Ce soir, sur L’Internaute Actualité

« Avec un bond de dix points de satisfaits, Dominique Strauss-Kahn est l’homme fort de votre cote de popularité en avril. Il talonne désormais Rama Yade sur le podium de vos hommes et femmes politiques favoris. »

Bon, on a beau être sidéré, il n’empêche que c’est une nouvelle illustration de ce que, contrairement aux très vilipendés Etats-Unis, tout est permis, chez nous , aux hommes politiques..

Corruption, prison, quelques années de punition et on peut reprendre sa vie publique comme si de rien n’était …Idem pour ceux qui se livrent au harcèlement moral ou sexuel …
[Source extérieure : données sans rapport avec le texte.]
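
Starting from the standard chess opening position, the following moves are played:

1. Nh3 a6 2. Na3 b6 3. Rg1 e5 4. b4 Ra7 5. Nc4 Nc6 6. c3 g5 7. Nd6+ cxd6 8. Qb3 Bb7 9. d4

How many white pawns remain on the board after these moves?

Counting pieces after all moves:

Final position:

  a b c d e f g h
  ─────────────────
8│· · · ♛ ♚ ♝ ♞ ♜│8
7│♜ ♝ · ♟ · ♟ · ♟│7
6│♟ ♟ ♞ ♟ · · · ·│6
5│· · · · ♟ · ♟ ·│5
4│· ♙ · ♙ · · · ·│4
3│· ♕ ♙ · · · · ♘│3
2│♙ · · · ♙ ♙ ♙ ♙│2
1│♖ · ♗ · ♔ ♗ ♖ ·│1
  ─────────────────
  a b c d e f g h


8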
Pour celui qui nous occupe,je croyais qu’il ne s’intéressait qu’à l’économie et aux fesses qui passaient à sa portée (mais je ne sais pas dans quel ordre…), mais Dominique Strauss-Kahn,  est aussi quelqu’un aimé des français … qui prône les « valeurs socialistes » du haut de sa présidence du très international FMI, préfiguration d’une sorte de gouvernement capitalisto-mondial… On sait aussi qu’il professe parfois une conscience très identitaire :

Je considère que tout Juif de la diaspora, et donc de France, doit, partout où il peut, apporter son aide à Israël. C’est d’ailleurs la raison pour laquelle il est important que les Juifs prennent des responsabilités politiques. En somme, dans mes fonctions et dans ma vie de tous les jours, à travers l’ensemble de mes actions, j’essaie d’apporter ma modeste pierre à la construction d’Israël.”